Именно потому, что он был врачом, именно потому, что он оступился на этом поприще, профессия медика обрела в моих глазах ни с чем не сравнимое значение, врач казался мне чем-то вроде священника.
Много лет, не отдавая себе в том отчета, пытался я разобраться в драме этого человека, вступившего в неравную схватку с судьбой. Я помнил поведение отца по отношению к Гаделю и спрашивал себя, понял ли отец то же, что понял я, и не потому ли пошел на риск, чтобы предоставить Гаделю еще один шанс.
От Гаделя я незаметно перешел к другим своим знакомым, чаще всего самым заурядным людям, чья жизнь на первый взгляд протекала очень гладко, однако каждому из них в свое время пришлось померяться силами с судьбой.
Прошу не забывать, что я стараюсь передать здесь не размышления взрослого человека, но ход мыслей мальчугана, а затем подростка.
Смерть матери казалась мне такой нелепой, такой бессмысленной!
И все подобные трагедии, все человеческие несчастья, о которых я узнавал, вызывали у меня какое-то яростное отчаяние.

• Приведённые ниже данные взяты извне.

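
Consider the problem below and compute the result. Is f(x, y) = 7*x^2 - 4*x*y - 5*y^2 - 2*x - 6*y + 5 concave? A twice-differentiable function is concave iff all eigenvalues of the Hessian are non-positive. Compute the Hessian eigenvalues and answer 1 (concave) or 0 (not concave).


The Hessian of f(x,y) = 7*x^2 - 4*x*y - 5*y^2 - 2*x - 6*y + 5 is:
H = [[14, -4], [-4, -10]]
Trace = 14 - 10 = 4
Determinant = 14*-10 - (-4)^2 = -156
Discriminant = (4)^2 - 4*-156 = 640.0
Eigenvalues: lambda_1 = -10.6491, lambda_2 = 14.6491
The function is not concave.

0


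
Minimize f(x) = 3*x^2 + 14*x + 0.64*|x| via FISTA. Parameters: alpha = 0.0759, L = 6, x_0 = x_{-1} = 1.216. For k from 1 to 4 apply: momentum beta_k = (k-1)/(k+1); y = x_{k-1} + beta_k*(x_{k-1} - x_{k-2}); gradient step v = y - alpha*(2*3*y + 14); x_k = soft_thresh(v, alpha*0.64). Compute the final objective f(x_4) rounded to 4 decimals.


FISTA on f(x) = 3*x^2 + 14*x + 0.64*|x|
L = 6, alpha = 0.0759
Iteration 1: beta = 0.0, y = 1.216 + 0.0*(1.216 - 1.216) = 1.216
  grad(y) = 21.296, v = y - alpha*grad = -0.4004
  prox(v) = soft_thresh(-0.4004, 0.0486) = -0.3518
Iteration 2: beta = 0.3333, y = -0.3518 + 0.3333*(-0.3518 - 1.216) = -0.8744
  grad(y) = 8.7537, v = y - alpha*grad = -1.5388
  prox(v) = soft_thresh(-1.5388, 0.0486) = -1.4902
Iteration 3: beta = 0.5, y = -1.4902 + 0.5*(-1.4902 + 0.3518) = -2.0594
  grad(y) = 1.6434, v = y - alpha*grad = -2.1842
  prox(v) = soft_thresh(-2.1842, 0.0486) = -2.1356
Iteration 4: beta = 0.6, y = -2.1356 + 0.6*(-2.1356 + 1.4902) = -2.5228
  grad(y) = -1.1369, v = y - alpha*grad = -2.4365
  prox(v) = soft_thresh(-2.4365, 0.0486) = -2.3879
f(x_4) = 3*(-2.3879)^2 + 14*(-2.3879) + 0.64*|-2.3879| = -14.7961


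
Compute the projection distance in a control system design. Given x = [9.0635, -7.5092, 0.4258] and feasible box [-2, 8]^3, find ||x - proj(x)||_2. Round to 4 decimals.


Project each component onto [-2, 8].
clip(9.0635) = 8.0, clip(-7.5092) = -2.0, clip(0.4258) = 0.4258
Projection = [8.0, -2.0, 0.4258]
Squared diffs: [1.131, 30.3513, 0.0]
Distance = sqrt(31.4823) = 5.6109


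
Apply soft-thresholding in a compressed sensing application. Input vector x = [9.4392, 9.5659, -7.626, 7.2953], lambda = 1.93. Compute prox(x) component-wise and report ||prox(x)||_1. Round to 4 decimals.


Soft-thresholding with lambda = 1.93:
prox(9.4392) = sign(9.4392)*max(|9.4392| - 1.93, 0) = 7.5092
prox(9.5659) = sign(9.5659)*max(|9.5659| - 1.93, 0) = 7.6359
prox(-7.626) = sign(-7.626)*max(|-7.626| - 1.93, 0) = -5.696
prox(7.2953) = sign(7.2953)*max(|7.2953| - 1.93, 0) = 5.3653
prox(x) = [7.5092, 7.6359, -5.696, 5.3653]
||prox(x)||_1 = 7.5092 + 7.6359 + 5.696 + 5.3653 = 26.2064


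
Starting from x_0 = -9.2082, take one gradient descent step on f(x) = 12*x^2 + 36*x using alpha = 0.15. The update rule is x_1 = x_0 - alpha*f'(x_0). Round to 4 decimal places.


We compute the gradient at x_0 and apply the update.
f'(x) = 24*x + 36
f'(-9.2082) = 24*-9.2082 + 36 = -184.9968
x_1 = -9.2082 - 0.15*-184.9968 = 18.5413


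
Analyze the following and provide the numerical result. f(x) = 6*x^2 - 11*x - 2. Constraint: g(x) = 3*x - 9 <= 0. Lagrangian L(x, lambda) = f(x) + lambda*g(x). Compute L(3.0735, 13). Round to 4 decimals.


Step 1: Evaluate f(x).
f(3.0735) = 6*3.0735^2 - 11*3.0735 - 2 = 20.8699
Step 2: Evaluate g(x).
g(3.0735) = 3*3.0735 - 9 = 0.2205
Step 3: Compute Lagrangian.
L = 20.8699 + 13*0.2205 = 23.7364


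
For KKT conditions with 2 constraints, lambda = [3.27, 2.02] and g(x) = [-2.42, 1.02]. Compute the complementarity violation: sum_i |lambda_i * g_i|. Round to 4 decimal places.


KKT complementary slackness check:
lambda_1 * g_1 = 3.27 * -2.42 = -7.9134
lambda_2 * g_2 = 2.02 * 1.02 = 2.0604
Total violation = 7.9134 + 2.0604 = 9.9738


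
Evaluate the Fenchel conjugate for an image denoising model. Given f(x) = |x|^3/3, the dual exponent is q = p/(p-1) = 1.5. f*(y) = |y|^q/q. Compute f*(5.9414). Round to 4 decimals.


The conjugate exponent q satisfies 1/p + 1/q = 1.
p = 3, so q = 3/(3 - 1) = 1.5
|y|^q = 5.9414^1.5 = 14.4822
f*(5.9414) = 14.4822 / 1.5 = 9.6548


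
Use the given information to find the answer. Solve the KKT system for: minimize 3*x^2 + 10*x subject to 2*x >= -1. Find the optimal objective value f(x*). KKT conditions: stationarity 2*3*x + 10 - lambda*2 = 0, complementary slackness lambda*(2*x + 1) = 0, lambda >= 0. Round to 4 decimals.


Step 1: Try lambda = 0 (constraint inactive).
x_unc = -10/(2*3) = -1.6667
Check: 2*-1.6667 = -3.3334 < -1 -- violated!
Step 2: Constraint must be active: 2*x = -1
x* = -1/2 = -0.5
lambda = (2*3*(-0.5) + 10)/2 = 3.5
Step 3: Compute optimal value.
f(x*) = 3*(-0.5)^2 + 10*(-0.5) = -4.25


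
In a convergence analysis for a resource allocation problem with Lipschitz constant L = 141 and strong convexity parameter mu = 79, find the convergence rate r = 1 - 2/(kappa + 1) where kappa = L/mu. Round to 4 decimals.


Step 1: Compute the condition number.
kappa = L/mu = 141/79 = 1.7848
Step 2: Compute the convergence rate.
r = 1 - 2/(kappa + 1) = 1 - 2*mu/(L + mu) = (L - mu)/(L + mu) = 62/220 = 0.2818


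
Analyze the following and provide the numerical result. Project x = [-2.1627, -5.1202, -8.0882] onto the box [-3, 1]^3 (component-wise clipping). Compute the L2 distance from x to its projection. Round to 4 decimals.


Project each component onto [-3, 1].
clip(-2.1627) = -2.1627, clip(-5.1202) = -3.0, clip(-8.0882) = -3.0
Projection = [-2.1627, -3.0, -3.0]
Squared diffs: [0.0, 4.4952, 25.8898]
Distance = sqrt(30.385) = 5.5123


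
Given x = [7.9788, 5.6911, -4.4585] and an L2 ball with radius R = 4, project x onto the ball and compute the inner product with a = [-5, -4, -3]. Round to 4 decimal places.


Step 1: Compute ||x|| (intermediates to 6 decimals).
||x|| = sqrt(7.9788^2 + 5.6911^2 + (-4.4585)^2) = 10.766991
Step 2: Project.
Since ||x|| > R, scale = R/||x|| = 4/10.766991 = 0.371506, proj(x) = scale * x
proj(x) = [2.964172, 2.114278, -1.65636]
Step 3: Dot product.
a^T * proj(x) = -5*2.964172 - 4*2.114278 - 3*(-1.65636) = -18.3089


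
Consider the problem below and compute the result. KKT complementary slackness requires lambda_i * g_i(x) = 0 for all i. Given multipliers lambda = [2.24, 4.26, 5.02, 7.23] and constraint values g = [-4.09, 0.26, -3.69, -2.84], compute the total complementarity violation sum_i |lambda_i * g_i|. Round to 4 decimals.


KKT complementary slackness check:
lambda_1 * g_1 = 2.24 * -4.09 = -9.1616
lambda_2 * g_2 = 4.26 * 0.26 = 1.1076
lambda_3 * g_3 = 5.02 * -3.69 = -18.5238
lambda_4 * g_4 = 7.23 * -2.84 = -20.5332
Total violation = 9.1616 + 1.1076 + 18.5238 + 20.5332 = 49.3262


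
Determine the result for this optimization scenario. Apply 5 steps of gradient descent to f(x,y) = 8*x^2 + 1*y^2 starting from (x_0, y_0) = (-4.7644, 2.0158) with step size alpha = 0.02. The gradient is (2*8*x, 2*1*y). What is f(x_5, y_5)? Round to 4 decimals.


Gradient descent on f(x,y) = 8*x^2 + 1*y^2.
Starting point: (-4.7644, 2.0158), alpha = 0.02
Step 1: grad_x = 2*8*-4.7644 = -76.2304, grad_y = 2*1*2.0158 = 4.0316
  x_1 = -4.7644 - 0.02*-76.2304 = -3.2398
  y_1 = 2.0158 - 0.02*4.0316 = 1.9352
Step 2: grad_x = 2*8*-3.2398 = -51.8367, grad_y = 2*1*1.9352 = 3.8703
  x_2 = -3.2398 - 0.02*-51.8367 = -2.2031
  y_2 = 1.9352 - 0.02*3.8703 = 1.8578
Step 3: grad_x = 2*8*-2.2031 = -35.2489, grad_y = 2*1*1.8578 = 3.7155
  x_3 = -2.2031 - 0.02*-35.2489 = -1.4981
  y_3 = 1.8578 - 0.02*3.7155 = 1.7835
Step 4: grad_x = 2*8*-1.4981 = -23.9693, grad_y = 2*1*1.7835 = 3.5669
  x_4 = -1.4981 - 0.02*-23.9693 = -1.0187
  y_4 = 1.7835 - 0.02*3.5669 = 1.7121
Step 5: grad_x = 2*8*-1.0187 = -16.2991, grad_y = 2*1*1.7121 = 3.4242
  x_5 = -1.0187 - 0.02*-16.2991 = -0.6927
  y_5 = 1.7121 - 0.02*3.4242 = 1.6436
f(-0.6927, 1.6436) = 8*(-0.6927)^2 + 1*1.6436^2 = 6.5403


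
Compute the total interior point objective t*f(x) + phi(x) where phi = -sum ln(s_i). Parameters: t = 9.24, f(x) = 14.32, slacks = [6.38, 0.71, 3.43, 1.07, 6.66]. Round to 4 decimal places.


Step 1: Compute log-barrier.
ln values: [1.8532, -0.3425, 1.2326, 0.0677, 1.8961]
phi = -(1.8532 - 0.3425 + 1.2326 + 0.0677 + 1.8961) = -4.707
Step 2: Compute augmented objective.
t*f(x) = 9.24*14.32 = 132.3168
Total = 132.3168 - 4.707 = 127.6098


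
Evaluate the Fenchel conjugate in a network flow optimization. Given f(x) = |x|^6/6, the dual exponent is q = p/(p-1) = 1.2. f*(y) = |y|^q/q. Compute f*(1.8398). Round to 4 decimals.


The conjugate exponent q satisfies 1/p + 1/q = 1.
p = 6, so q = 6/(6 - 1) = 1.2
|y|^q = 1.8398^1.2 = 2.0784
f*(1.8398) = 2.0784 / 1.2 = 1.732


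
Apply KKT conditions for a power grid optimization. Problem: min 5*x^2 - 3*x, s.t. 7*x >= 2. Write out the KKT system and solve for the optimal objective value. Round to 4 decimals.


Step 1: Try lambda = 0 (constraint inactive).
Stationarity: 2*5*x - 3 = 0
x* = 3/(2*5) = 0.3
Check constraint: 7*0.3 = 2.1 >= 2 -- satisfied.
Step 2: Compute optimal value.
f(x*) = 5*0.3^2 - 3*0.3 = -0.45


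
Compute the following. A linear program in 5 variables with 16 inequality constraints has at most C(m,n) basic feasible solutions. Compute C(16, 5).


Each vertex corresponds to some choice of n active constraints out of m, so the number of vertices is at most C(m, n) = m! / (n!(m-n)!).
m = 16, n = 5
Numerator: 16 * 15 * 14 * 13 * 12
Denominator: 5! = 120
C(16, 5) = 4368


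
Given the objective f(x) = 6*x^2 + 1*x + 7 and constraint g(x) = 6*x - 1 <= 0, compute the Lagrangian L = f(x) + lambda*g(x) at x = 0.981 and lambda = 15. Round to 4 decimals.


Step 1: Evaluate f(x).
f(0.981) = 6*0.981^2 + 1*0.981 + 7 = 13.7552
Step 2: Evaluate g(x).
g(0.981) = 6*0.981 - 1 = 4.886
Step 3: Compute Lagrangian.
L = 13.7552 + 15*4.886 = 87.0452


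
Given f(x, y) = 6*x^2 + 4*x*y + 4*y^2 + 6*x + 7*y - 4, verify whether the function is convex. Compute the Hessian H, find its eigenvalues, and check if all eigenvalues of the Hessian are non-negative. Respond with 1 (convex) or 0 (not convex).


The Hessian of f(x,y) = 6*x^2 + 4*x*y + 4*y^2 + 6*x + 7*y - 4 is:
H = [[12, 4], [4, 8]]
Trace = 12 + 8 = 20
Determinant = 12*8 - (4)^2 = 80
Discriminant = (20)^2 - 4*80 = 80.0
Eigenvalues: lambda_1 = 5.5279, lambda_2 = 14.4721
The function is convex.

1


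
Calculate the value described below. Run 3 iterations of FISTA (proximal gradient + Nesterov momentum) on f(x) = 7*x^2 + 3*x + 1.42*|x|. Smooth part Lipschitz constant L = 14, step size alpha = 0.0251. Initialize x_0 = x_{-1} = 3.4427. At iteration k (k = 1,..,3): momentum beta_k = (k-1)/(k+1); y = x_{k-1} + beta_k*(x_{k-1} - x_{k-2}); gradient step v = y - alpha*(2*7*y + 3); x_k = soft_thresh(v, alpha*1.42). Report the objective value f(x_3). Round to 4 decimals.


FISTA on f(x) = 7*x^2 + 3*x + 1.42*|x|
L = 14, alpha = 0.0251
Iteration 1: beta = 0.0, y = 3.4427 + 0.0*(3.4427 - 3.4427) = 3.4427
  grad(y) = 51.1978, v = y - alpha*grad = 2.1576
  prox(v) = soft_thresh(2.1576, 0.0356) = 2.122
Iteration 2: beta = 0.3333, y = 2.122 + 0.3333*(2.122 - 3.4427) = 1.6818
  grad(y) = 26.5446, v = y - alpha*grad = 1.0155
  prox(v) = soft_thresh(1.0155, 0.0356) = 0.9798
Iteration 3: beta = 0.5, y = 0.9798 + 0.5*(0.9798 - 2.122) = 0.4088
  grad(y) = 8.7228, v = y - alpha*grad = 0.1898
  prox(v) = soft_thresh(0.1898, 0.0356) = 0.1542
f(x_3) = 7*0.1542^2 + 3*0.1542 + 1.42*|0.1542| = 0.8479


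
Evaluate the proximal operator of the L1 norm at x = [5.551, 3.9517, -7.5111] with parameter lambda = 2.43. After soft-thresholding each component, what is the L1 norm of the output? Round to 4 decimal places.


Soft-thresholding with lambda = 2.43:
prox(5.551) = sign(5.551)*max(|5.551| - 2.43, 0) = 3.121
prox(3.9517) = sign(3.9517)*max(|3.9517| - 2.43, 0) = 1.5217
prox(-7.5111) = sign(-7.5111)*max(|-7.5111| - 2.43, 0) = -5.0811
prox(x) = [3.121, 1.5217, -5.0811]
||prox(x)||_1 = 3.121 + 1.5217 + 5.0811 = 9.7238


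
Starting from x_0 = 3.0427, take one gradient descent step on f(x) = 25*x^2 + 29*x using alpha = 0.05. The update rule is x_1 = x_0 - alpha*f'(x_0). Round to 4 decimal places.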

Неужели никто не мог прийти на помощь? Неужели надо смириться с тем, что не нашлось человека, — а представлял я его домашним врачом, Гаделем, только более удачливым, — умнее или опытнее других, способного сказать ласково и твердо: «Вы идете по неверному пути. Такие поступки неизбежно приведут вас к катастрофе. Ваше настоящее место тут, а не там».
Да, вероятно, в этом все дело. Я смутно догадывался, что многие оказались не на своем месте, пытаются играть роль, которая им не по плечу, и поэтому заранее обречены на провал.
Только, пожалуйста, не воображайте, будто я хотел стать когда-нибудь этаким Господом Вседержителем.
После попыток понять Гаделя, а потом отношение к нему отца я продолжал осматриваться вокруг, задаваясь все теми же вопросами.
Вот пример, который, может быть, вызовет улыбку.
Одно время в нашем классе насчитывалось пятьдесят восемь учеников, пятьдесят восемь выходцев из разных сословий, с разными характерами, стремлениями, недостатками. И мне нравилось придумывать, какая судьба ждет каждого из моих соучеников, я мысленно уже называл их: адвокат, сборщик налогов…
Я также пробовал угадать, какой смертью умрут окружавшие меня люди.
Теперь, должно быть, вы лучше поняли, почему мне пришло в голову стать врачом. При слове «полиция» в то время я вспоминал лишь постового на углу улицы. А если и слышал что-то о тайной полиции, то не имел о ней ни малейшего представления.
И вот мне пришлось зарабатывать на хлеб. Я приехал в Париж, совершенно не зная, какую профессию выбрать.